Das Grausen des Kriegs aus Sicht eines Kinder erzählt: Moya Simons legt mit ihrem Roman Das Flüstern in der Nacht eine an sich berührende Geschichte vor. Leider wählt sie jedoch einen Weg, der viele Fragen aufwirft. Zum einen ist es die äusserst kindliche Erzählweise, mit der die Autorin ins Buch einsteigt. Immerhin hat die Ich-Erzählerin Rachel zu diesem Moment bereits die Schulreife erlangt, doch die Art der Erzählung lässt auf ein deutlich jüngeres Mädchen schliessen. Zwar erlebt der Roman zusammen mit der Protagonistin einen Entwicklungsprozess, der aber hinkt stets hinter dem altersgerechten Handeln her. Angesichts des schweren Lebens, das die betroffenen Familien führen, müsste Rachel wesentlich reifer sein, als dies im Roman dargestellt wird.
Leider steht die kindliche Art der Erzählung auch in Diskrepanz zum Inhalt. Dieser wird vom Verlag her einem Zielpublikum von 10 bis etwa 15 Jahre empfohlen, doch dürften sich vor allem die älteren Jugendlichen mit der gewählten Sprache schwer tun. Erst recht, da der Stoff, der vermittelt wird, vor allem die jüngeren Jugendlichen überfordern dürfte, geht Moya Simons doch stark auf die Details der Judenverfolgung ein, schildert Ungerechtigkeiten bei der Lebensmittelzuteilung und das schwere Los, den gelben Stern tragen zu müssen. Das alles setzt ein Grundverständnis voraus, das auf einem Aufarbeiten der Geschichte des zweiten Weltkriegs fusst. Gerade bei Zehn- bis Zwölfjährigen dürfte diese Basis noch nicht vorhanden sein, weshalb der Roman bei dieser Alterskategorie seine Wirkung fast vollständig verpufft.
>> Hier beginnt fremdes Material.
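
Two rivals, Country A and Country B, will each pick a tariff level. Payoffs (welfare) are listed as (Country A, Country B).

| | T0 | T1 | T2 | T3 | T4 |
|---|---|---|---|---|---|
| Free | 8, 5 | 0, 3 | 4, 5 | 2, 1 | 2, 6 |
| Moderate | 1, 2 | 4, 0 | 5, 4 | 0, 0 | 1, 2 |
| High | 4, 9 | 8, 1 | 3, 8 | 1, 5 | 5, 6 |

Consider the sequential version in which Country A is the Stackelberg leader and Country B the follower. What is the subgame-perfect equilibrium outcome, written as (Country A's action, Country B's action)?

Backward induction with Country A moving first.
- Free → Country B plays T4 (best of 5, 3, 5, 1, 6); Country A gets 2.
- Moderate → Country B plays T2 (best of 2, 0, 4, 0, 2); Country A gets 5.
- High → Country B plays T0 (best of 9, 1, 8, 5, 6); Country A gets 4.
Among 2, 5, 4, the best is 5 at Moderate. Subgame-perfect outcome: (Moderate, T2) with payoffs (5, 4).

(Moderate, T2)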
Die Erzählung der kleinen Rachel erinnert sowohl in ihrer persönlichen Färbung als auch in den geschilderten Lebensumständen stark an das berühmte Tagebuch der Anne Frank. So wird sich mancher, der sich mit der entsprechenden Literatur auseinander gesetzt hat, fragen, ob hier nicht einfach eine vor allem räumlich verschobene Geschichte entstanden ist, die durch das weitherum bekannte Tagebuch schon mehr oder weniger bekannt war. Es ist wichtig und richtig, auch jüngeren Kindern davon zu erzählen, dass es zu einer furchtbaren Verfolgung der Andersgläubigen – vor allem der Juden gekommen ist, die zur Vernichtung von Millionen von Menschen führte. Doch kann dies nur dann nachhaltig sein, wenn die Kinder mit dieser Geschichte nicht alleine gelassen werden. Leider passiert das bei Moya Simons etwas. Besonders die Auflösung der Geschichte, die zwar durchaus kindgerecht ist, aber kaum etwas mit der Realität zu tun hat, ist eine verschenkte Chance, sich nachhaltig und in einem fördernden Sinn mit dem Grausen der Judenverfolgung auseinander zu setzen.
Fazit:
Vor dem Hintergrund, dass Ein Flüstern in der Nacht auch eine Erinnerung daran ist, dass es Menschen gab, die sehr wohl die Entwicklung und den Völkermord hinterfragten, und auch im Bestreben danach, dass es nie wieder zu einer solch menschenverachtenden Situation kommen kann, ist der Roman sehr wertvoll. Die Ausführung jedoch wirft zu viele Fragen auf, um wirklich überzeugen zu können.